How do you use the pickle module for object serialization in Python?

The pickle module in Python is used for object serialization, allowing you to convert complex data structures, such as Python objects, into a format that can be easily stored or transmitted. Pickling refers to the process of converting a Python object into a byte stream, and unpickling refers to the process of reconstructing the original object from the byte stream.

Let's explore an example using the pickle module to serialize and deserialize a Python object:

import pickle

# Example data to be pickled
data_to_pickle = {'name': 'John', 'age': 25, 'city': 'New York'}

# Pickle the data and write it to a file
with open('pickled_data.pkl', 'wb') as pickle_file:
    pickle.dump(data_to_pickle, pickle_file)

# Unpickle the data from the file
with open('pickled_data.pkl', 'rb') as pickle_file:
    unpickled_data = pickle.load(pickle_file)

# Display the unpickled data
print("Unpickled Data:", unpickled_data)

Output:

Unpickled Data: {'name': 'John', 'age': 25, 'city': 'New York'}

In this example, we use pickle.dump() to serialize and write the data to a file, and pickle.load() to read and deserialize the data from the file. The file is opened in binary mode ('wb' and 'rb') to ensure proper handling of binary data.

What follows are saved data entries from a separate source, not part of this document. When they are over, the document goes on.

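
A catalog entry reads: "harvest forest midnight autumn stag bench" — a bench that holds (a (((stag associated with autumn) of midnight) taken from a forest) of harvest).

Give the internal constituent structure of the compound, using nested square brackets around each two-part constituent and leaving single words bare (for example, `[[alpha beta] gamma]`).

[[harvest [forest [midnight [autumn stag]]]] bench]

Overall it is a kind of bench; the modifier is "harvest forest midnight autumn stag".
Inside "harvest forest midnight autumn stag": head "stag" (specifically "forest midnight autumn stag"), modifier "harvest".
Inside "forest midnight autumn stag": head "stag" (specifically "midnight autumn stag"), modifier "forest".
Inside "midnight autumn stag": head "stag" (specifically "autumn stag"), modifier "midnight".
Inside "autumn stag": head "stag", modifier "autumn".
So the structure is [[harvest [forest [midnight [autumn stag]]]] bench].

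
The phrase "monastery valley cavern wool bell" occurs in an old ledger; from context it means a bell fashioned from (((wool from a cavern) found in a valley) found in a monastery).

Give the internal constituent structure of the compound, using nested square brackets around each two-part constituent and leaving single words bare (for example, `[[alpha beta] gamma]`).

[[monastery [valley [cavern wool]]] bell]

At the top level: head "bell"; modifier "monastery valley cavern wool".
"monastery valley cavern wool" → head "wool" (specifically "valley cavern wool"), modifier "monastery".
"valley cavern wool" → head "wool" (specifically "cavern wool"), modifier "valley".
"cavern wool" → head "wool", modifier "cavern".
Assembled: [[monastery [valley [cavern wool]]] bell].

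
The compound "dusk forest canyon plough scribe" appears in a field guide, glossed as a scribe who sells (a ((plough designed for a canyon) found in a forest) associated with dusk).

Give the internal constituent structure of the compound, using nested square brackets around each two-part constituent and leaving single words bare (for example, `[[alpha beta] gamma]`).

At the top level: head "scribe"; modifier "dusk forest canyon plough".
"dusk forest canyon plough" → head "plough" (specifically "forest canyon plough"), modifier "dusk".
"forest canyon plough" → head "plough" (specifically "canyon plough"), modifier "forest".
"canyon plough" → head "plough", modifier "canyon".
Assembled: [[dusk [forest [canyon plough]]] scribe].

[[dusk [forest [canyon plough]]] scribe]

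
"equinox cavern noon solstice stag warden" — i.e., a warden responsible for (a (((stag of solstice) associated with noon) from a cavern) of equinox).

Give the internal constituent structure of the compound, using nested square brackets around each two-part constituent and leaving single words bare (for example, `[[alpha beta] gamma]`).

Whole compound: head "warden", modifier "equinox cavern noon solstice stag".
Inside "equinox cavern noon solstice stag": head "stag" (specifically "cavern noon solstice stag"), modifier "equinox".
Inside "cavern noon solstice stag": head "stag" (specifically "noon solstice stag"), modifier "cavern".
Inside "noon solstice stag": head "stag" (specifically "solstice stag"), modifier "noon".
Inside "solstice stag": head "stag", modifier "solstice".
Assembled: [[equinox [cavern [noon [solstice stag]]]] warden].

[[equinox [cavern [noon [solstice stag]]]] warden]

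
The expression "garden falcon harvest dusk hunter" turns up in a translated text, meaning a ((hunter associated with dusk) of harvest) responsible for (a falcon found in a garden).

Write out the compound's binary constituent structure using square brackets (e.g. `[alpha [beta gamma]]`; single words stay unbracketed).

At the top level: head "hunter" (specifically "harvest dusk hunter"); modifier "garden falcon".
Inside "garden falcon": head "falcon", modifier "garden".
Inside "harvest dusk hunter": head "hunter" (specifically "dusk hunter"), modifier "harvest".
Inside "dusk hunter": head "hunter", modifier "dusk".
Putting it together: [[garden falcon] [harvest [dusk hunter]]].

[[garden falcon] [harvest [dusk hunter]]]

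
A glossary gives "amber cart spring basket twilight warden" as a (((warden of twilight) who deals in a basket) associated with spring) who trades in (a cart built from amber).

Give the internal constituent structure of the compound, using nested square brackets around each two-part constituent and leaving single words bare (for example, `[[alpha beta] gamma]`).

[[amber cart] [spring [basket [twilight warden]]]]

Overall it is a kind of warden (specifically "spring basket twilight warden"); the modifier is "amber cart".
"amber cart" → head "cart", modifier "amber".
"spring basket twilight warden" → head "warden" (specifically "basket twilight warden"), modifier "spring".
"basket twilight warden" → head "warden" (specifically "twilight warden"), modifier "basket".
"twilight warden" → head "warden", modifier "twilight".
Assembled: [[amber cart] [spring [basket [twilight warden]]]].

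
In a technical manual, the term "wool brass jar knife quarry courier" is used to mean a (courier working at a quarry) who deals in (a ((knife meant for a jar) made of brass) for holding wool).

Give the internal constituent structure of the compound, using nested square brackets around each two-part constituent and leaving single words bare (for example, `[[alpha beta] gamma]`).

[[wool [brass [jar knife]]] [quarry courier]]

The outermost head in the paraphrase is "courier" (specifically "quarry courier"), modified by "wool brass jar knife".
Within "wool brass jar knife", the head is "knife" (specifically "brass jar knife") and the modifier is "wool".
Within "brass jar knife", the head is "knife" (specifically "jar knife") and the modifier is "brass".
Within "jar knife", the head is "knife" and the modifier is "jar".
Within "quarry courier", the head is "courier" and the modifier is "quarry".
Putting it together: [[wool [brass [jar knife]]] [quarry courier]].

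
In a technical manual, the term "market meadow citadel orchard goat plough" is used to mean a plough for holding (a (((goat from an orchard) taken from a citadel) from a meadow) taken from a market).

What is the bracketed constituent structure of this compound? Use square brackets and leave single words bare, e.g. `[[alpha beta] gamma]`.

[[market [meadow [citadel [orchard goat]]]] plough]

Whole compound: head "plough", modifier "market meadow citadel orchard goat".
Within "market meadow citadel orchard goat", the head is "goat" (specifically "meadow citadel orchard goat") and the modifier is "market".
Within "meadow citadel orchard goat", the head is "goat" (specifically "citadel orchard goat") and the modifier is "meadow".
Within "citadel orchard goat", the head is "goat" (specifically "orchard goat") and the modifier is "citadel".
Within "orchard goat", the head is "goat" and the modifier is "orchard".
Putting it together: [[market [meadow [citadel [orchard goat]]]] plough].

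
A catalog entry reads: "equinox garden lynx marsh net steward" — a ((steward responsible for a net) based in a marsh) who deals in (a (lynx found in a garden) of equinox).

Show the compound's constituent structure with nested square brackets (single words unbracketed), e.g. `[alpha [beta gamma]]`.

[[equinox [garden lynx]] [marsh [net steward]]]

The outermost head in the paraphrase is "steward" (specifically "marsh net steward"), modified by "equinox garden lynx".
Within "equinox garden lynx", the head is "lynx" (specifically "garden lynx") and the modifier is "equinox".
Within "garden lynx", the head is "lynx" and the modifier is "garden".
Within "marsh net steward", the head is "steward" (specifically "net steward") and the modifier is "marsh".
Within "net steward", the head is "steward" and the modifier is "net".
Putting it together: [[equinox [garden lynx]] [marsh [net steward]]].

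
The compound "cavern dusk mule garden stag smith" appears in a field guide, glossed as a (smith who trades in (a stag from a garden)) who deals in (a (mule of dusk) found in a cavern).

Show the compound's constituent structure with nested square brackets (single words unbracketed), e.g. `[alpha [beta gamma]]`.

At the top level: head "smith" (specifically "garden stag smith"); modifier "cavern dusk mule".
"cavern dusk mule" → head "mule" (specifically "dusk mule"), modifier "cavern".
"dusk mule" → head "mule", modifier "dusk".
"garden stag smith" → head "smith", modifier "garden stag".
"garden stag" → head "stag", modifier "garden".
So the structure is [[cavern [dusk mule]] [[garden stag] smith]].

[[cavern [dusk mule]] [[garden stag] smith]]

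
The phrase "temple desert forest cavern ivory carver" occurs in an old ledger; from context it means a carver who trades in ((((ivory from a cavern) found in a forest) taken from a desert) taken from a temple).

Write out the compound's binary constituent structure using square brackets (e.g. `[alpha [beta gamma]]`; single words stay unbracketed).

The outermost head in the paraphrase is "carver", modified by "temple desert forest cavern ivory".
Inside "temple desert forest cavern ivory": head "ivory" (specifically "desert forest cavern ivory"), modifier "temple".
Inside "desert forest cavern ivory": head "ivory" (specifically "forest cavern ivory"), modifier "desert".
Inside "forest cavern ivory": head "ivory" (specifically "cavern ivory"), modifier "forest".
Inside "cavern ivory": head "ivory", modifier "cavern".
Assembled: [[temple [desert [forest [cavern ivory]]]] carver].

[[temple [desert [forest [cavern ivory]]]] carver]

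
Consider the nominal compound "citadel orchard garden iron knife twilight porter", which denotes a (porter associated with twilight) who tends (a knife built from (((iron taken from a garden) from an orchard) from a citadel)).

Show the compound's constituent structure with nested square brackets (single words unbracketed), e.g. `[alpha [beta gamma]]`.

Whole compound: head "porter" (specifically "twilight porter"), modifier "citadel orchard garden iron knife".
"citadel orchard garden iron knife" → head "knife", modifier "citadel orchard garden iron".
"citadel orchard garden iron" → head "iron" (specifically "orchard garden iron"), modifier "citadel".
"orchard garden iron" → head "iron" (specifically "garden iron"), modifier "orchard".
"garden iron" → head "iron", modifier "garden".
"twilight porter" → head "porter", modifier "twilight".
Assembled: [[[citadel [orchard [garden iron]]] knife] [twilight porter]].

[[[citadel [orchard [garden iron]]] knife] [twilight porter]]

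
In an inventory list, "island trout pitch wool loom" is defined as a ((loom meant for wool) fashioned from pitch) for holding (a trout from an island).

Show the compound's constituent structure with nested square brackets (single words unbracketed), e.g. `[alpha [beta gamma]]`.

At the top level: head "loom" (specifically "pitch wool loom"); modifier "island trout".
"island trout" → head "trout", modifier "island".
"pitch wool loom" → head "loom" (specifically "wool loom"), modifier "pitch".
"wool loom" → head "loom", modifier "wool".
So the structure is [[island trout] [pitch [wool loom]]].

[[island trout] [pitch [wool loom]]]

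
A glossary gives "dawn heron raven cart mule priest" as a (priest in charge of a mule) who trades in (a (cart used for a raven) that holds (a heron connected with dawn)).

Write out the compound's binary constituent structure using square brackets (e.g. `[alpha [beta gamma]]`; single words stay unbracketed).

[[[dawn heron] [raven cart]] [mule priest]]

The outermost head in the paraphrase is "priest" (specifically "mule priest"), modified by "dawn heron raven cart".
Inside "dawn heron raven cart": head "cart" (specifically "raven cart"), modifier "dawn heron".
Inside "dawn heron": head "heron", modifier "dawn".
Inside "raven cart": head "cart", modifier "raven".
Inside "mule priest": head "priest", modifier "mule".
Putting it together: [[[dawn heron] [raven cart]] [mule priest]].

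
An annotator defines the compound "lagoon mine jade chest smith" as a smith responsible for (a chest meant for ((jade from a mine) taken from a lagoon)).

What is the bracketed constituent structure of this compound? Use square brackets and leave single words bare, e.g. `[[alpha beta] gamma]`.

[[[lagoon [mine jade]] chest] smith]

Overall it is a kind of smith; the modifier is "lagoon mine jade chest".
Inside "lagoon mine jade chest": head "chest", modifier "lagoon mine jade".
Inside "lagoon mine jade": head "jade" (specifically "mine jade"), modifier "lagoon".
Inside "mine jade": head "jade", modifier "mine".
Assembled: [[[lagoon [mine jade]] chest] smith].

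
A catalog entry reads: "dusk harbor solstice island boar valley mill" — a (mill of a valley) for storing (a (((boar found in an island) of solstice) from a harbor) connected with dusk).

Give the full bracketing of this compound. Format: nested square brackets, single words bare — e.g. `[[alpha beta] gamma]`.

[[dusk [harbor [solstice [island boar]]]] [valley mill]]

Whole compound: head "mill" (specifically "valley mill"), modifier "dusk harbor solstice island boar".
Within "dusk harbor solstice island boar", the head is "boar" (specifically "harbor solstice island boar") and the modifier is "dusk".
Within "harbor solstice island boar", the head is "boar" (specifically "solstice island boar") and the modifier is "harbor".
Within "solstice island boar", the head is "boar" (specifically "island boar") and the modifier is "solstice".
Within "island boar", the head is "boar" and the modifier is "island".
Within "valley mill", the head is "mill" and the modifier is "valley".
So the structure is [[dusk [harbor [solstice [island boar]]]] [valley mill]].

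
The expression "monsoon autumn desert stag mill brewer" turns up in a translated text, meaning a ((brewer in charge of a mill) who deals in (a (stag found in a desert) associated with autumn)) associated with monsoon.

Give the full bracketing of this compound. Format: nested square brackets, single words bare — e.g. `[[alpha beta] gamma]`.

Whole compound: head "brewer" (specifically "autumn desert stag mill brewer"), modifier "monsoon".
Inside "autumn desert stag mill brewer": head "brewer" (specifically "mill brewer"), modifier "autumn desert stag".
Inside "autumn desert stag": head "stag" (specifically "desert stag"), modifier "autumn".
Inside "desert stag": head "stag", modifier "desert".
Inside "mill brewer": head "brewer", modifier "mill".
So the structure is [monsoon [[autumn [desert stag]] [mill brewer]]].

[monsoon [[autumn [desert stag]] [mill brewer]]]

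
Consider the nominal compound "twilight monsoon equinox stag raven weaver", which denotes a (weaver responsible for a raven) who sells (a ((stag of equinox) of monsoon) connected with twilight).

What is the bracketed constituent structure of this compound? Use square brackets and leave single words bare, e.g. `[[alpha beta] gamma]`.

Overall it is a kind of weaver (specifically "raven weaver"); the modifier is "twilight monsoon equinox stag".
"twilight monsoon equinox stag" → head "stag" (specifically "monsoon equinox stag"), modifier "twilight".
"monsoon equinox stag" → head "stag" (specifically "equinox stag"), modifier "monsoon".
"equinox stag" → head "stag", modifier "equinox".
"raven weaver" → head "weaver", modifier "raven".
Assembled: [[twilight [monsoon [equinox stag]]] [raven weaver]].

[[twilight [monsoon [equinox stag]]] [raven weaver]]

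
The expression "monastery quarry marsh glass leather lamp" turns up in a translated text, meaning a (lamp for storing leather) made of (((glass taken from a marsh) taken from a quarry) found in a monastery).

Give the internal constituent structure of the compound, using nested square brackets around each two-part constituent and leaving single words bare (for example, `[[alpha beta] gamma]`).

[[monastery [quarry [marsh glass]]] [leather lamp]]

At the top level: head "lamp" (specifically "leather lamp"); modifier "monastery quarry marsh glass".
"monastery quarry marsh glass" → head "glass" (specifically "quarry marsh glass"), modifier "monastery".
"quarry marsh glass" → head "glass" (specifically "marsh glass"), modifier "quarry".
"marsh glass" → head "glass", modifier "marsh".
"leather lamp" → head "lamp", modifier "leather".
Assembled: [[monastery [quarry [marsh glass]]] [leather lamp]].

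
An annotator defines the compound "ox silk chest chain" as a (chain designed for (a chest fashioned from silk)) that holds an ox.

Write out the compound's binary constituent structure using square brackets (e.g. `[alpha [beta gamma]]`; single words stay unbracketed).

The outermost head in the paraphrase is "chain" (specifically "silk chest chain"), modified by "ox".
Within "silk chest chain", the head is "chain" and the modifier is "silk chest".
Within "silk chest", the head is "chest" and the modifier is "silk".
Putting it together: [ox [[silk chest] chain]].

[ox [[silk chest] chain]]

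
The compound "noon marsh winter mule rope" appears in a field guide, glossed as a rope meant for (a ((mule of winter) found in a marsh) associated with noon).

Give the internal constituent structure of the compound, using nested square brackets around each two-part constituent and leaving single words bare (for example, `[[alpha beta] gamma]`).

Whole compound: head "rope", modifier "noon marsh winter mule".
Within "noon marsh winter mule", the head is "mule" (specifically "marsh winter mule") and the modifier is "noon".
Within "marsh winter mule", the head is "mule" (specifically "winter mule") and the modifier is "marsh".
Within "winter mule", the head is "mule" and the modifier is "winter".
Assembled: [[noon [marsh [winter mule]]] rope].

[[noon [marsh [winter mule]]] rope]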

The pickle module is useful for scenarios where you need to store or transmit complex Python objects, such as dictionaries, lists, or custom objects. However, caution should be exercised when unpickling data from untrusted sources, as it may pose security risks.


16.
Discuss the role of the subprocess module for running external processes.

The subprocess module in Python provides a way to spawn new processes, connect to their input/output/error pipes, and obtain their return codes. It allows you to interact with external programs from within your Python script, making it versatile for tasks such as running shell commands, calling executables, and more.

Let's explore an example using the subprocess module to run a simple shell command:

import subprocess

# Run a shell command to list files in the current directory
command = 'ls'
result = subprocess.run(command, shell=True, stdout=subprocess.PIPE, stderr=subprocess.PIPE, text=True)

# Display the command output and return code
print("Command Output:")
print(result.stdout)
print("Return Code:", result.returncode)

Output:

Command Output:
file1.txt
file2.txt
file3.txt
Return Code: 0

In this example, we use subprocess.run() to run the shell command 'ls' (list files) with the shell=True argument. The stdout=subprocess.PIPE and stderr=subprocess.PIPE arguments capture the command's standard output and standard error, respectively. The text=True argument ensures that the output is returned as text.

The subprocess module provides various functions for different use cases, such as subprocess.call(), subprocess.check_output(), and subprocess.Popen(). It is a powerful tool for integrating external processes into Python scripts, enabling automation and integration with system-level commands.